Il tecnico atalantino si è presentato a San Siro, dopo i sette gol presi nel marzo scorso, con un atteggiamento più prudente rispetto all'ardito 3-4-3 di sei mesi fa. Il cubo di Kurtic è consistito proprio nell'arretrare decisamente il giocatore sloveno, che nel famoso 7-1 giocò ala avanzata e stasera ha fatto praticamente il terzino o la mezz'ala arretrata. Ciò non vuol dire che l'Atalanta abbia rinunciato a pressare centralmente l'Inter, con i due mediani De Roon e Cristante che aggredivano i due mediani interisti Vecino e Gagliardini, mentre uno dei tre centrali a turno si alzava su Borja Valero, ma era sulle fasce che gli orobici si coprivano con Castagne e Kurtic bassissimi a sinistra e Hateboer ad aiutare Toloi a destra in modo da limitare Candreva e Perisic. L'opposto di marzo quando gli esterni Conti e Spinazzola erano partiti avventurosamente sulla linea degli attaccanti. 

Tutto questo però, alla lunga, ha dato campo ai terzini dell'Inter e D'Ambrosio, dopo le timidezze del primo tempo, ha deciso di prenderselo, andando a conquistare la punizione del primo gol all'altezza del calcio d'angolo, poi battuta da Candreva e finalizzata da Icardi, e quindi lo si è visto protagonista in una seconda sortita per il cross e puntuale doppietta di Maurito. 

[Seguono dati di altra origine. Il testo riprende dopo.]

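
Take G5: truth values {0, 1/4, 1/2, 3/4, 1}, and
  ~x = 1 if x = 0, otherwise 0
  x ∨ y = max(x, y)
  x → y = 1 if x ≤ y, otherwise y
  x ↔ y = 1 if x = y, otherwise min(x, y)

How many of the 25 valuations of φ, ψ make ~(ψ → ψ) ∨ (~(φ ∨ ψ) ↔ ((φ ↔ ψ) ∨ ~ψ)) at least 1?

5

value 1: 5 assignments (counts)
value 0: 20 assignments
So 5 of the 25 assignments meet the threshold.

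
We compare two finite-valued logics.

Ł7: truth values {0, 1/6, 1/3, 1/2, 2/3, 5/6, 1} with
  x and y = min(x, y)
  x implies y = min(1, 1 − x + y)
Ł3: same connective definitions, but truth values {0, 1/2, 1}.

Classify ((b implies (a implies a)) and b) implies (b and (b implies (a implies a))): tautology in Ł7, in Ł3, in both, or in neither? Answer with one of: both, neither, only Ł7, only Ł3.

In Ł7: every assignment gives 1 — tautology.
In Ł3: every assignment gives 1 — tautology.

both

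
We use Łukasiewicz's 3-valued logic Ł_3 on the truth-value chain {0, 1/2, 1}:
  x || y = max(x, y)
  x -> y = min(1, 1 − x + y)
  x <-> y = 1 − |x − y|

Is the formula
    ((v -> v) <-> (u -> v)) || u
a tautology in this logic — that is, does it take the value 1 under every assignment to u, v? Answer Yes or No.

No

Counterexample: take u = 1/2, v = 0.
v -> v = 0 -> 0 = 1
u -> v = 1/2 -> 0 = 1/2
(v -> v) <-> (u -> v) = 1 <-> 1/2 = 1/2
((v -> v) <-> (u -> v)) || u = 1/2 || 1/2 = 1/2
This gives 1/2 ≠ 1.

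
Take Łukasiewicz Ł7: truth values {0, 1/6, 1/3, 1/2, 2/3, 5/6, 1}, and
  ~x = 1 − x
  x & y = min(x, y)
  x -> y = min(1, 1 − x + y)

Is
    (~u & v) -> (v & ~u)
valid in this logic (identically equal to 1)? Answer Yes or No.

At u = 5/6, v = 1, for instance:
~u = ~5/6 = 1/6
~u & v = 1/6 & 1 = 1/6
v & ~u = 1 & 1/6 = 1/6
(~u & v) -> (v & ~u) = 1/6 -> 1/6 = 1
and checking the remaining 48 assignments likewise gives ≥ 1 in every case.

Yes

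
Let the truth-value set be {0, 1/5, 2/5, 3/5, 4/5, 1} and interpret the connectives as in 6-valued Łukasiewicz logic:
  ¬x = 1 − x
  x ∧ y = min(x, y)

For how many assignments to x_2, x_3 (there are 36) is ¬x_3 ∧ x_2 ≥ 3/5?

9

value 1: 1 assignment (counts)
value 4/5: 3 assignments (counts)
value 3/5: 5 assignments (counts)
value 2/5: 7 assignments
value 1/5: 9 assignments
value 0: 11 assignments
So 9 of the 36 assignments meet the threshold.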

E' finita così, con un cubo risolto e un risultato al quadrato, davanti a cinquantamila tifosi che hanno potuto riabbracciare anche un fisico ragionatore come Santon, hanno ritrovato i migliori Handanovic e Miranda dopo le titubanze delle ultime due-tre partite, hanno avuto conferme da Skriniar, Gagliardini, Icardi, D'ambrosio e ora si godono il secondo posto in solitaria.

Ora lo scenario è chiaro, due partite sulla carta abbordabili, Cagliari e un po' meno l'ostico Chievo, e poi... la sfida con la Juve.